The protocol makes no technical assumptions, which is why it has both lived so long and is such a mess




One assumption is that it's one stream of bytes (Okay, two if you count stderr) and so control and metadata has to be interleaved with content to be displayed


I think that it’s a feature of the protocol that it’s stream based. It allows for a fairly responsive interface even in rough network conditions.


No reason the transmission protocol and the application/ui protocol need to be coupled in their level of abstraction. You could send the same data plus just enough bytes to know which data goes with which stream, then a terminal app could see a content stream and a control stream. I'm not spec-ing out a concrete protocol design here, just mentioning it is a fundamental assumption that leads to much of the (lack of) ergonomics in the current approach. Namely the interleaving of control characters and display characters. Any additional functionality we want needing to be squeezed down into that representation makes doing so cumbersome.

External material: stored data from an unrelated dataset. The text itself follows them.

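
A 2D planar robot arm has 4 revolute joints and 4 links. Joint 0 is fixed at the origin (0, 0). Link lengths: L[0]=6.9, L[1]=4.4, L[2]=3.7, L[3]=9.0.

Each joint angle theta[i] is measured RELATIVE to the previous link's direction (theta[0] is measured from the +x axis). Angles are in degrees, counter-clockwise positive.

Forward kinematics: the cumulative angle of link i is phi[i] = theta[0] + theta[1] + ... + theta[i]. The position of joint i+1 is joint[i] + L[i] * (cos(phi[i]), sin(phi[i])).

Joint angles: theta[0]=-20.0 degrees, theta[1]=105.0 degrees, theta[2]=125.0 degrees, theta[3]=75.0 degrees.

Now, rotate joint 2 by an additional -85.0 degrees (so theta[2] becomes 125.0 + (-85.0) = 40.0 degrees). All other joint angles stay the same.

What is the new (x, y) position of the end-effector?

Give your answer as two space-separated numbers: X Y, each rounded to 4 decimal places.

joint[0] = (0.0000, 0.0000)  (base)
link 0: phi[0] = -20 = -20 deg
  cos(-20 deg) = 0.9397, sin(-20 deg) = -0.3420
  joint[1] = (0.0000, 0.0000) + 6.9 * (0.9397, -0.3420) = (0.0000 + 6.4839, 0.0000 + -2.3599) = (6.4839, -2.3599)
link 1: phi[1] = -20 + 105 = 85 deg
  cos(85 deg) = 0.0872, sin(85 deg) = 0.9962
  joint[2] = (6.4839, -2.3599) + 4.4 * (0.0872, 0.9962) = (6.4839 + 0.3835, -2.3599 + 4.3833) = (6.8674, 2.0233)
link 2: phi[2] = -20 + 105 + 40 = 125 deg
  cos(125 deg) = -0.5736, sin(125 deg) = 0.8192
  joint[3] = (6.8674, 2.0233) + 3.7 * (-0.5736, 0.8192) = (6.8674 + -2.1222, 2.0233 + 3.0309) = (4.7451, 5.0542)
link 3: phi[3] = -20 + 105 + 40 + 75 = 200 deg
  cos(200 deg) = -0.9397, sin(200 deg) = -0.3420
  joint[4] = (4.7451, 5.0542) + 9 * (-0.9397, -0.3420) = (4.7451 + -8.4572, 5.0542 + -3.0782) = (-3.7121, 1.9760)
End effector: (-3.7121, 1.9760)

Answer: -3.7121 1.9760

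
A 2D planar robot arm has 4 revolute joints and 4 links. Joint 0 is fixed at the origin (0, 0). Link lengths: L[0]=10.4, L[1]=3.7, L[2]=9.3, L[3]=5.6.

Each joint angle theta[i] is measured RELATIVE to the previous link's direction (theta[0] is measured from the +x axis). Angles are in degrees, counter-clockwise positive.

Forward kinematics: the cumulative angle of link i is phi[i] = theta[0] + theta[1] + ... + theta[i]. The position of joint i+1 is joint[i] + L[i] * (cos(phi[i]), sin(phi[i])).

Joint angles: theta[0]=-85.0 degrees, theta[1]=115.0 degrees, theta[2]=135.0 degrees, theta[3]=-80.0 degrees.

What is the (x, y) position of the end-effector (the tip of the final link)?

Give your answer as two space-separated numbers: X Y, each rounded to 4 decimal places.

Answer: -4.3843 -0.5247

Derivation:
joint[0] = (0.0000, 0.0000)  (base)
link 0: phi[0] = -85 = -85 deg
  cos(-85 deg) = 0.0872, sin(-85 deg) = -0.9962
  joint[1] = (0.0000, 0.0000) + 10.4 * (0.0872, -0.9962) = (0.0000 + 0.9064, 0.0000 + -10.3604) = (0.9064, -10.3604)
link 1: phi[1] = -85 + 115 = 30 deg
  cos(30 deg) = 0.8660, sin(30 deg) = 0.5000
  joint[2] = (0.9064, -10.3604) + 3.7 * (0.8660, 0.5000) = (0.9064 + 3.2043, -10.3604 + 1.8500) = (4.1107, -8.5104)
link 2: phi[2] = -85 + 115 + 135 = 165 deg
  cos(165 deg) = -0.9659, sin(165 deg) = 0.2588
  joint[3] = (4.1107, -8.5104) + 9.3 * (-0.9659, 0.2588) = (4.1107 + -8.9831, -8.5104 + 2.4070) = (-4.8724, -6.1034)
link 3: phi[3] = -85 + 115 + 135 + -80 = 85 deg
  cos(85 deg) = 0.0872, sin(85 deg) = 0.9962
  joint[4] = (-4.8724, -6.1034) + 5.6 * (0.0872, 0.9962) = (-4.8724 + 0.4881, -6.1034 + 5.5787) = (-4.3843, -0.5247)
End effector: (-4.3843, -0.5247)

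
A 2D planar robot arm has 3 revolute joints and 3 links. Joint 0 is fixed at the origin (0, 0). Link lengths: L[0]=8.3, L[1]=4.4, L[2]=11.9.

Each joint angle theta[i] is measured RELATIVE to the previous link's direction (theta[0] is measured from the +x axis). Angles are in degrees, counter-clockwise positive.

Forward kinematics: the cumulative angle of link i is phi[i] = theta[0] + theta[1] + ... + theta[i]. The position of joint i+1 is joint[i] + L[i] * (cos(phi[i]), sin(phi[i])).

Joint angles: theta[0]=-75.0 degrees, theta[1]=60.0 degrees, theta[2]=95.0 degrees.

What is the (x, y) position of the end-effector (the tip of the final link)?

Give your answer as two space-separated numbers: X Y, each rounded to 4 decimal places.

Answer: 8.4647 2.5632

Derivation:
joint[0] = (0.0000, 0.0000)  (base)
link 0: phi[0] = -75 = -75 deg
  cos(-75 deg) = 0.2588, sin(-75 deg) = -0.9659
  joint[1] = (0.0000, 0.0000) + 8.3 * (0.2588, -0.9659) = (0.0000 + 2.1482, 0.0000 + -8.0172) = (2.1482, -8.0172)
link 1: phi[1] = -75 + 60 = -15 deg
  cos(-15 deg) = 0.9659, sin(-15 deg) = -0.2588
  joint[2] = (2.1482, -8.0172) + 4.4 * (0.9659, -0.2588) = (2.1482 + 4.2501, -8.0172 + -1.1388) = (6.3983, -9.1560)
link 2: phi[2] = -75 + 60 + 95 = 80 deg
  cos(80 deg) = 0.1736, sin(80 deg) = 0.9848
  joint[3] = (6.3983, -9.1560) + 11.9 * (0.1736, 0.9848) = (6.3983 + 2.0664, -9.1560 + 11.7192) = (8.4647, 2.5632)
End effector: (8.4647, 2.5632)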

> No reason the transmission protocol and the application/ui protocol need to be coupled in their level of abstraction

They aren’t as there isn’t any application protocol. Ncurses is the closest you’ll get. But several TUI frameworks exist (like ncurses and the charm.sh packages) which abstract the low level let’s call it a wire protocol


I know there isn't any. The topic is what innovations are possible. One possible innovation is to create such a protocol.


Sure, but I’m arguing that replacing the very minimal protocol with a heavier one would not be an innovation nor would it be useful at all as you would always need some kind of low level streaming protocol, unless you’re looking to replace pretty much all of Unix land, but that’s a whole different discussion.


I don't see why the mere existence of lower level transport details must preclude discussion of higher level developer ergonomics.